芥川龍之介「杜子春」の初読は、小学3年生の夏休み ... 宿題の関係で読んだ幾つかの短編の1つです。内容が何だかよく分からなくて、読後に直ぐ読み返したのを覚えています。

杜子春は、自分で働かずに、他から与えられた金で贅沢三昧ばかりして、反省も無い若者です。最後は心を改めたようですが、それで「家と畑」をプレゼントするなんて、ちょっと甘やかし過ぎでは?
... と、子供心に思いました。
 
でも、私がだんだん大人になり、その過程で何度か読み直しているうちに、いろいろ想像が広がって面白くなってきました。

例えば、
夕日に映った杜子春の影 ... 掘れば金が出るのは、最初に「頭」、次が「胸」、その次が「腹」です。
杜子春の「頭の中」には 金と贅沢, 「胸の中」にも 金と贅沢、「腹の中」には、仙術で得られる物への 打算 があったという解釈もできます。
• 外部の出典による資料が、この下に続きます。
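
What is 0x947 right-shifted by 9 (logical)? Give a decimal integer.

0x947 = 100101000111
shift right by 9 → 000000000100 = 4
(equivalently, floor(2375 / 512))

4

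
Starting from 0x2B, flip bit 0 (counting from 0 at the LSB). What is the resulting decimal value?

42

x = 00101011
bit 0 is currently 1; toggle it via x ^ (1 << 0) = x ^ 1
→ 00101010 = 42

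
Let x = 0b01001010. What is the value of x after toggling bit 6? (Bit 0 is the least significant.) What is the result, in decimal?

x = 01001010
bit 6 is currently 1; toggle it via x ^ (1 << 6) = x ^ 64
→ 00001010 = 10

10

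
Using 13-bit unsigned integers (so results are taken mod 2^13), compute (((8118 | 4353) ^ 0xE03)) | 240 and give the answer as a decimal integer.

8118 = 1111110110110
4353 = 1000100000001
→ | → 1111110110111 = 8119
0xE03 = 0111000000011
→ ^ → 1000110110100 = 4532
240 = 0000011110000
→ | → 1000111110100 = 4596

4596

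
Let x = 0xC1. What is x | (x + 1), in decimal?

x = 11000001 = 193
x + 1 = 11000010
OR    = 11000011 = 195
(x | (x + 1) sets the lowest cleared bit.)

195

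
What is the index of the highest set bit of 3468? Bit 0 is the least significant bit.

3468 = 110110001100
The topmost 1 is at position 11 (since 2^11 = 2048 ≤ 3468 < 4096).

11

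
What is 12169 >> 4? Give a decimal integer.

12169 = 10111110001001
shift right by 4 → 00001011111000 = 760
(equivalently, floor(12169 / 16))

760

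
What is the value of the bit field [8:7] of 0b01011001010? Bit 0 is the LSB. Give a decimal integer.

1

v = 01011001010
Shift right by 7: 0101
Mask low 2 bits: 01 = 1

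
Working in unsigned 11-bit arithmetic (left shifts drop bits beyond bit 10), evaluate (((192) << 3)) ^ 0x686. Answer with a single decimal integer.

134

192 = 00011000000
→ << 3 (mod 2^11) → 11000000000 = 1536
0x686 = 11010000110
→ ^ → 00010000110 = 134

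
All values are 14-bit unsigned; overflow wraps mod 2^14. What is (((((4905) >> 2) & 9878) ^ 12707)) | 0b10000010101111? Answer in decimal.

4905 = 01001100101001
→ >> 2 → 00010011001010 = 1226
9878 = 10011010010110
→ & → 00010010000010 = 1154
12707 = 11000110100011
→ ^ → 11010100100001 = 13601
0b10000010101111 = 10000010101111
→ | → 11010110101111 = 13743

13743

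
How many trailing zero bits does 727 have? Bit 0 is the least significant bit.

727 = 1011010111
Trailing zeros: 0, so the lowest set bit is bit 0 (value 1).

0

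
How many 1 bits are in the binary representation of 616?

616 = 1001101000
Count the 1s: 1 + 1 + 1 + 1 = 4

4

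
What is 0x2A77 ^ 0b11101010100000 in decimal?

4311

0x2A77 = 10101001110111
b = 11101010100000
XOR → 01000011010111 = 4311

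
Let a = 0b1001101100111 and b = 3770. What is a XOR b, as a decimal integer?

7645

a = 1001101100111
3770 = 0111010111010
XOR → 1110111011101 = 7645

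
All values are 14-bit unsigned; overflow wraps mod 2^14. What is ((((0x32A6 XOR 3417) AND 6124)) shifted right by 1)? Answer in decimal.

3062

0x32A6 = 11001010100110
3417 = 00110101011001
→ XOR → 11111111111111 = 16383
6124 = 01011111101100
→ AND → 01011111101100 = 6124
→ shifted right by 1 → 00101111110110 = 3062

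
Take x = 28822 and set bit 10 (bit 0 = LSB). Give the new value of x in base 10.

29846

x = 0111000010010110
bit 10 is currently 0; set it via x | (1 << 10) = x | 1024
→ 0111010010010110 = 29846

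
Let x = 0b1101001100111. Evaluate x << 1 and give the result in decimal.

13518

x = 01101001100111
shift left by 1 → 11010011001110 = 13518
(equivalently, 6759 × 2^1 = 6759 × 2)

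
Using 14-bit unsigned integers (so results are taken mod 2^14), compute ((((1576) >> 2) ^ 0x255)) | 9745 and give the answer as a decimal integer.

1576 = 00011000101000
→ >> 2 → 00000110001010 = 394
0x255 = 00001001010101
→ ^ → 00001111011111 = 991
9745 = 10011000010001
→ | → 10011111011111 = 10207

10207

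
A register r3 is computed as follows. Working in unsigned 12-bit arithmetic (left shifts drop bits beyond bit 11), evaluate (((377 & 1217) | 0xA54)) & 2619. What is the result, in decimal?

377 = 000101111001
1217 = 010011000001
→ & → 000001000001 = 65
0xA54 = 101001010100
→ | → 101001010101 = 2645
2619 = 101000111011
→ & → 101000010001 = 2577

2577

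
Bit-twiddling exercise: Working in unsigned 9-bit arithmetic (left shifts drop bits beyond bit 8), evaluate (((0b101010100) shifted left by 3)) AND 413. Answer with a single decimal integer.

0b101010100 = 101010100
→ shifted left by 3 (mod 2^9) → 010100000 = 160
413 = 110011101
→ AND → 010000000 = 128

128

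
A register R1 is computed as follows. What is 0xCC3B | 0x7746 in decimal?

65407

0xCC3B = 1100110000111011
0x7746 = 0111011101000110
 OR → 1111111101111111 = 65407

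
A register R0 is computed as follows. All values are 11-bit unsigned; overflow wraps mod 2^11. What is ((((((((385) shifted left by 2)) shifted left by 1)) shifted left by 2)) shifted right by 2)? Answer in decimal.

8

385 = 00110000001
→ shifted left by 2 (mod 2^11) → 11000000100 = 1540
→ shifted left by 1 (mod 2^11) → 10000001000 = 1032
→ shifted left by 2 (mod 2^11) → 00000100000 = 32
→ shifted right by 2 → 00000001000 = 8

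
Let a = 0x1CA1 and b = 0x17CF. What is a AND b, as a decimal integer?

0x1CA1 = 1110010100001
0x17CF = 1011111001111
AND → 1010010000001 = 5249

5249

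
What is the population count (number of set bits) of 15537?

8

15537 = 11110010110001
Count the 1s: 1 + 1 + 1 + 1 + 1 + 1 + 1 + 1 = 8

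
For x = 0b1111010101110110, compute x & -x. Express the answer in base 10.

x = 1111010101110110 = 62838
-x (two's complement) = …0000101010001010
AND   = 0000000000000010 = 2
(x & -x isolates the lowest set bit of x.)

2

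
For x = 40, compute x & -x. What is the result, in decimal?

8

x = 101000 = 40
-x (two's complement) = …011000
AND   = 001000 = 8
(x & -x isolates the lowest set bit of x.)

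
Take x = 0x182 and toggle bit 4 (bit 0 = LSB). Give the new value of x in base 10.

x = 000110000010
bit 4 is currently 0; toggle it via x ^ (1 << 4) = x ^ 16
→ 000110010010 = 402

402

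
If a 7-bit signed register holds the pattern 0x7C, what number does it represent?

pattern = 1111100 (MSB is 1 ⇒ negative)
Invert: 0000011, add 1 → 0000100 = 4, so the value is -4.
(Equivalently: 124 - 2^7 = 124 - 128 = -4.)

-4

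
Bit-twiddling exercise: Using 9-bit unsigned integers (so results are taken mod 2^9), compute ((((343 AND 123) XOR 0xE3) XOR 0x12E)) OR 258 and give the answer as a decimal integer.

414

343 = 101010111
123 = 001111011
→ AND → 001010011 = 83
0xE3 = 011100011
→ XOR → 010110000 = 176
0x12E = 100101110
→ XOR → 110011110 = 414
258 = 100000010
→ OR → 110011110 = 414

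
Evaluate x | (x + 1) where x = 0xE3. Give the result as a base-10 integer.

231

x = 11100011 = 227
x + 1 = 11100100
OR    = 11100111 = 231
(x | (x + 1) sets the lowest cleared bit.)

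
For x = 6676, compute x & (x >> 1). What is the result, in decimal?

2048

x = 1101000010100 = 6676
x>>1 = 0110100001010
AND  = 0100000000000 = 2048
(x & (x >> 1) has a 1 wherever x has two consecutive 1 bits.)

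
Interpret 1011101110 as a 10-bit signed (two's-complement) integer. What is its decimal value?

-274

pattern = 1011101110 (MSB is 1 ⇒ negative)
Invert: 0100010001, add 1 → 0100010010 = 274, so the value is -274.
(Equivalently: 750 - 2^10 = 750 - 1024 = -274.)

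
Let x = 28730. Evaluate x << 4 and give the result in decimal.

28730 = 0000111000000111010
shift left by 4 → 1110000001110100000 = 459680
(equivalently, 28730 × 2^4 = 28730 × 16)

459680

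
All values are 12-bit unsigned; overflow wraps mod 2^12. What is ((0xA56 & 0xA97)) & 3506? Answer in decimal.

2066

0xA56 = 101001010110
0xA97 = 101010010111
→ & → 101000010110 = 2582
3506 = 110110110010
→ & → 100000010010 = 2066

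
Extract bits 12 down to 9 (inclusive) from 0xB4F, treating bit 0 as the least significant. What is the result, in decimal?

v = 0101101001111
Shift right by 9: 0101
Mask low 4 bits: 0101 = 5

5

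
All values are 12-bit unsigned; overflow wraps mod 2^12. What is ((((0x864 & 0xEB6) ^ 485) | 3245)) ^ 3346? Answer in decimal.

255

0x864 = 100001100100
0xEB6 = 111010110110
→ & → 100000100100 = 2084
485 = 000111100101
→ ^ → 100111000001 = 2497
3245 = 110010101101
→ | → 110111101101 = 3565
3346 = 110100010010
→ ^ → 000011111111 = 255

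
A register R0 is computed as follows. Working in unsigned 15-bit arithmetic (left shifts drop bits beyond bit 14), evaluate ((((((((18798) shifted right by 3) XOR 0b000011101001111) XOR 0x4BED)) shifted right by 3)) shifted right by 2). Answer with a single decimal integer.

18798 = 100100101101110
→ shifted right by 3 → 000100100101101 = 2349
0b000011101001111 = 000011101001111
→ XOR → 000111001100010 = 3682
0x4BED = 100101111101101
→ XOR → 100010110001111 = 17807
→ shifted right by 3 → 000100010110001 = 2225
→ shifted right by 2 → 000001000101100 = 556

556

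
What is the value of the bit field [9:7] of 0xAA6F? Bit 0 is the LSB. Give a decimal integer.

4

v = 1010101001101111
Shift right by 7: 101010100
Mask low 3 bits: 100 = 4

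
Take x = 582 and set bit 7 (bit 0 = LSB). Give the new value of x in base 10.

x = 1001000110
bit 7 is currently 0; set it via x | (1 << 7) = x | 128
→ 1011000110 = 710

710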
でも、打算よりもっと深い所に、親の愛に対して 申し訳ない気持ち がありました。

杜子春は、金目当ての打算で彼に近づいてきた人間を薄情と言いつつ、正に自分もその様であることに、気づいていなかったですね。

仙人は、「感謝の心」を呼び起こさせたかったよう思いました。
そして、それが出来ないのなら、仙人になるどころか、生きる価値も無い と...

仙人が哀れんだのは、杜子春ではなく、彼の親だったように感じます。死してなお、息子の行く末を案じる親心 ... 我が子に甘い親心 ... 最後のプレゼントも、今では理解できるような気がします。